One is an untitled project starring Kelsey Grammer, who plays a Wall Street millionaire unhorsed by the collapsing economy and forced into a "Mr. Mom"-like role at home with the family he hardly ever saw. The other is "Canned," a pilot about several younger Gen X friends fired from their lofty perch at an investment bank.

"While we're defining them as 'bankers' in the pilot, you experience them as that only in the very first scene, at the bank, where they get fired," said Peter Traugott, an executive producer of "Canned." "After that, it's really about young people who've been forced to take stock of their lives, and who ask, 'Did I even like what I was doing? Is this what I want to do?'"
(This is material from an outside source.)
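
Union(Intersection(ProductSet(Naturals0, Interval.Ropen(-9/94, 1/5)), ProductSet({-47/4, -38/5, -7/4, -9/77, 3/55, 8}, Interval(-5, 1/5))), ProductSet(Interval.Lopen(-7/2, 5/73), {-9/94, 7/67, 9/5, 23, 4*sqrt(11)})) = Union(ProductSet({8}, Interval.Ropen(-9/94, 1/5)), ProductSet(Interval.Lopen(-7/2, 5/73), {-9/94, 7/67, 9/5, 23, 4*sqrt(11)}))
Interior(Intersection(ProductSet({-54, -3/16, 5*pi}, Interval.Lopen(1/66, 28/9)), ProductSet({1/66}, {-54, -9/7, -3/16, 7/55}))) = EmptySet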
Reminder of economic worries
If reminding Americans of the very economic worries they usually hope to escape from during an hour of prime-time sofa surfing seems counterintuitive, that's because it is. ABC first passed on "Canned" when it was pitched, Mr. Traugott said. But by last month, as the economy worsened, and after co-producer Kevin Etten fleshed out his vision for the show as a post-boom "Friends," network execs changed their minds and ordered the pilot.
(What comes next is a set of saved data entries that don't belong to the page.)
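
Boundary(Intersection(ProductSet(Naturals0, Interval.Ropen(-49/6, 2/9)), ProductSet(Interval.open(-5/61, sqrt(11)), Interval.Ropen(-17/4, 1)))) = ProductSet(Range(0, 4, 1), Interval(-17/4, 2/9))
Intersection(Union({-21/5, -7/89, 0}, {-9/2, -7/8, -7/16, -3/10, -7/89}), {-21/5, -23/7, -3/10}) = {-21/5, -3/10}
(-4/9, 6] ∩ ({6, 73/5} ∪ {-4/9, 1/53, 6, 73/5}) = {1/53, 6}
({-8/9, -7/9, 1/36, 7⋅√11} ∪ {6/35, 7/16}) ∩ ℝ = {-8/9, -7/9, 1/36, 6/35, 7/16, 7⋅√11}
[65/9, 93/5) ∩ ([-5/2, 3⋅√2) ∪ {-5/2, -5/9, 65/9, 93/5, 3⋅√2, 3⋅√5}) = {65/9}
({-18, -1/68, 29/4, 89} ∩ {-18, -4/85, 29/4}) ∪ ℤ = ℤ ∪ {29/4}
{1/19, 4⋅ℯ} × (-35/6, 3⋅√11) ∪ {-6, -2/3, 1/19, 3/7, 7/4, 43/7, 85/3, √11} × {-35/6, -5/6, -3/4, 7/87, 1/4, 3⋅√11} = ({1/19, 4⋅ℯ} × (-35/6, 3⋅√11)) ∪ ({-6, -2/3, 1/19, 3/7, 7/4, 43/7, 85/3, √11} × {-35/6, -5/6, -3/4, 7/87, 1/4, 3⋅√11})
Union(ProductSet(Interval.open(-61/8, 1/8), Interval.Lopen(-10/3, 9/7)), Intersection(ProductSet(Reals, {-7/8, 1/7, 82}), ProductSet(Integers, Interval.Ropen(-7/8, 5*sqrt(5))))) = Union(ProductSet(Integers, {-7/8, 1/7}), ProductSet(Interval.open(-61/8, 1/8), Interval.Lopen(-10/3, 9/7)))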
A marketing exec at ABC was unavailable to comment by press time.

"You can't pick up the paper and not read about people going through this," Mr. Etten said. The pilot's appeal will outlast the economic downturn, he said, because it's not about recession; it's about the effect of getting fired.
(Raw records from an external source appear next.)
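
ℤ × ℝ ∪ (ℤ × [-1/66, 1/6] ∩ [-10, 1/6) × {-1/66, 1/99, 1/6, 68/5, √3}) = ℤ × ℝ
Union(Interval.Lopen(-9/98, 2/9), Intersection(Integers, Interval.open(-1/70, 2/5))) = Union(Interval.Lopen(-9/98, 2/9), Range(0, 1, 1))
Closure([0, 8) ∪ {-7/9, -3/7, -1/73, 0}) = {-7/9, -3/7, -1/73} ∪ [0, 8]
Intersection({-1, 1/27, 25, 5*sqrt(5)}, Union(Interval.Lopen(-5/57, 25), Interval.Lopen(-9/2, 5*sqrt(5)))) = {-1, 1/27, 25, 5*sqrt(5)}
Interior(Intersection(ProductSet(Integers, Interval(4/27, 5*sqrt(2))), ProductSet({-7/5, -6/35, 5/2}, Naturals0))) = EmptySet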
"Anyone who's been fired knows it's a horrible thing that stays with you," Mr. Etten said. "I was fired from 'The Late Show With David Letterman,' and it informs how I approach jobs to this day: how I pick them, in terms of what I know I'd be good at."

Neither pilot will be shot until April, but already the "Canned" producers are looking to integrate brands seeking to connect with newly value-driven consumers.

Mr. Traugott, who works at Brillstein Entertainment Partners, which also produces the ABC comedy "Samantha Who?" said the Christina Applegate comedy partnered early on with Brinker International restaurants, integrating Chili's eateries so fully that when Samantha and her pals stop into their local franchise, they specifically order the Texas Cheese Fries appetizer.

Will "Canned" seek to integrate job-search brands such as Monster or discount retailers such as Walmart?

"There's a lot of opportunities for that here," Mr. Traugott said.

Lampooning luxury brands
But for every opportunity to highlight a frugal, middle-market brand, there is reason for a luxury brand to fear any mention on "Canned": It likely won't be affectionate.

"It's as much about lampooning the character who puts so much value in the thing as the thing itself," Mr. Traugott said.

Two brands singled out for particular scorn in the pilot episode are Starbucks and its Clover, the ultra-high-end stainless-steel coffee machine Seattle start-up Coffee Equipment Co. was selling for more than $8,000 per unit to well-heeled coffee aficionados before Starbucks acquired the brand for its stores last March.

Two former bankers, jobless and facing poverty, are about to sell their Clover on Craigslist but delay, first wanting to know for themselves just what an $8,000 cup of coffee tastes like.

They fire up the Clover and announce that they've just brewed "46 grams of an Ethiopian bean called 'Koratie,' which is harvested in the Sidamo region of southern Ethiopia, north of the renowned Yirgacheffe area. It was brewed for 50 seconds at exactly 89 degrees Celsius."

They sip some, then offer a deadpan appraisal: "Not that good."